Proteção contra violência

Governo notifica redes sociais para detalhar como protegem mulheres contra violência digital

União cobra transparência sobre prazos de remoção, uso de inteligência artificial e canais para denunciar assédio na internet

Por Camila Almeida 12/09/2026 às 14:00 2 min de leitura

Mulheres vítimas de crimes como vazamento de fotos íntimas, violência política e ataques virtuais devem ganhar um suporte mais ágil e direcionado ao buscar ajuda na central Ligue 180. O governo federal deu um prazo de 15 dias para que as principais plataformas digitais expliquem detalhadamente como funcionam seus mecanismos internos de denúncia e remoção de conteúdo agressivo.

A cobrança foi feita por meio de um ofício conjunto entre o Ministério das Mulheres, o Ministério da Justiça e a Secretaria de Comunicação Social da Presidência da República (Secom).
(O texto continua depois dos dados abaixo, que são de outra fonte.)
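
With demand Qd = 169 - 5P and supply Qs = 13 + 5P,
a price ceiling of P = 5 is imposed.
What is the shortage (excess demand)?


At P = 5:
Qd = 169 - 5*5 = 144
Qs = 13 + 5*5 = 38
Shortage = Qd - Qs = 144 - 38 = 106

106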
Transparência sobre prazos e uso de Inteligência Artificial

A medida busca mapear o caminho que uma denúncia percorre dentro das grandes empresas de tecnologia até que a publicação abusiva seja tirada do ar. Com base no Marco Civil da Internet e no Decreto 12.976/2026, a União exige que as redes detalhem pontos cruciais do atendimento ao usuário:

  • Prazos de análise: quanto tempo a empresa leva para avaliar e responder a uma notificação de conteúdo íntimo não autorizado.
  • Acompanhamento do caso: se a vítima recebe confirmação do pedido e consegue monitorar o status do processo.
  • Bloqueio de reenvio: quais ferramentas são usadas para impedir que um vídeo ou foto apagado volte a ser publicado por outros perfis.
  • Filtro para IA: como as plataformas identificam e tratam montagens, deepfakes e materiais manipulados por inteligência artificial.

Reforço no Ligue 180 e ponte com as empresas

A intenção central do governo não é apenas fiscalizar, mas preparar a rede pública de apoio. Ao entender as diretrizes de cada plataforma, os atendentes do Ligue 180 poderão guiar a vítima passo a passo sobre como acionar os botões de denúncia corretos para apagar o material com mais rapidez.

O documento ministerial solicita ainda que as plataformas indiquem um representante oficial no Brasil para servir de canal direto com o poder público, cobrando ferramentas específicas para combater o assédio moral e a violência política de gênero no ambiente virtual.